Um divã para a sociedade brasileira

Fabio Rodrigues Pozzebom / Agência Brasil

Wagner: “Desorientada, a sociedade ataca o próprio corpo e os órgãos que deveria proteger. Um padrão típico dos casos de doença autoimune”

 

* Wagner Fraga Friaça

Certamente você já ouviu falar sobre as doenças autoimunes. São doenças muito difíceis de se reconhecer e diagnosticar. O resumo é o seguinte: o corpo humano está diariamente exposto ao ataque de perigosos “inimigos” – microrganismos como vírus, bactérias ou parasitas. Para se defender desses “inimigos”, o corpo possui um mecanismo de contra-ataque, que é o nosso sistema imunitário. As doenças autoimunes ocorrem quando há uma desorientação do nosso sistema imunitário que, em vez de atacar o “inimigo”, passa a atacar o próprio corpo e os órgãos que deveria proteger.

Convido então você, nesta leitura, a fazer uma reflexão: estaria a sociedade brasileira acometida por algum tipo de doença autoimune?

No início do ano eleitoral de 2014 – mais precisamente, em março daquele ano – o Brasil foi sacudido com a divulgação da investigação de um grande esquema de lavagem e desvio de dinheiro que envolvia a Petrobras, as empreiteiras mais importantes do país e inúmeros políticos e partidos políticos brasileiros. Era o início da Operação Lava Jato, que desde então vem escancarando para nossa sociedade, com muita transparência, o diagnóstico da doença da corrupção dos políticos brasileiros e o processo de metástase que contaminou setores públicos e privados da nossa sociedade.

É claro que um diagnóstico correto facilita o tratamento e a possibilidade de cura de muitas doenças. Ou seja, conhecendo-se precisamente quem é o “inimigo” – quem é o agente invasor que ameaça o corpo –, temos condições de administrar o tratamento correto para extirpar a doença.

No caso da Operação Lava Jato, a contribuição para diagnosticar a causa da “doença” não deixou dúvidas: os políticos brasileiros, em todos os níveis da Federação, independentemente da coloração partidária, estão na raiz primária da corrupção. E o único antibiótico capaz de extirpar esse mal está nas nossas mãos, como eleitores. Somente unidos no objetivo comum de combater a invasão inimiga ao corpo da sociedade é que poderemos nos ajudar a sobreviver. E o remédio é o voto.
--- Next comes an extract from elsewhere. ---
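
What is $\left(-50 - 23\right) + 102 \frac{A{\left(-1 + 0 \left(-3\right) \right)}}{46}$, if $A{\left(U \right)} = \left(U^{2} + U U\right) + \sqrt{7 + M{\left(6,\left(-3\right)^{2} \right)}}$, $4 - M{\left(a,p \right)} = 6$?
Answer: $- \frac{1577}{23} + \frac{51 \sqrt{5}}{23} \approx -63.607$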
Mas, em vez de se preparar para o tratamento e cura da doença que a acomete – quem sabe em procedimento cirúrgico que já tem data marcada para o próximo mês de outubro –, o que tem feito a sociedade? Dividiu-se em polaridades antagônicas e, em vez de atuar unida como um sistema imunitário e atacar o “inimigo” do corpo da sociedade – o parasita causador da doença –, ataca-se mutuamente, munida de ódio inexplicável, sem perceber as sequelas que sofrerá e o risco de vida a que está submetida. Desorientada, a sociedade ataca o próprio corpo e os órgãos que deveria proteger. Um padrão típico dos casos de doença autoimune.

O tratamento para doenças autoimunes é difícil e complexo. Há relatos de um caminho relativamente novo que tem se mostrado a cada dia mais promissor: a terapia, que em vez de tratar o efeito, procura neutralizar o mecanismo que leva ao problema.

Esse pode ser um bom começo para uma sociedade que insiste em se autodegenerar: o divã.

 

* Funcionário público do Senado Federal, pós-graduado em Marketing e Comunicação, publicitário e repórter fotográfico.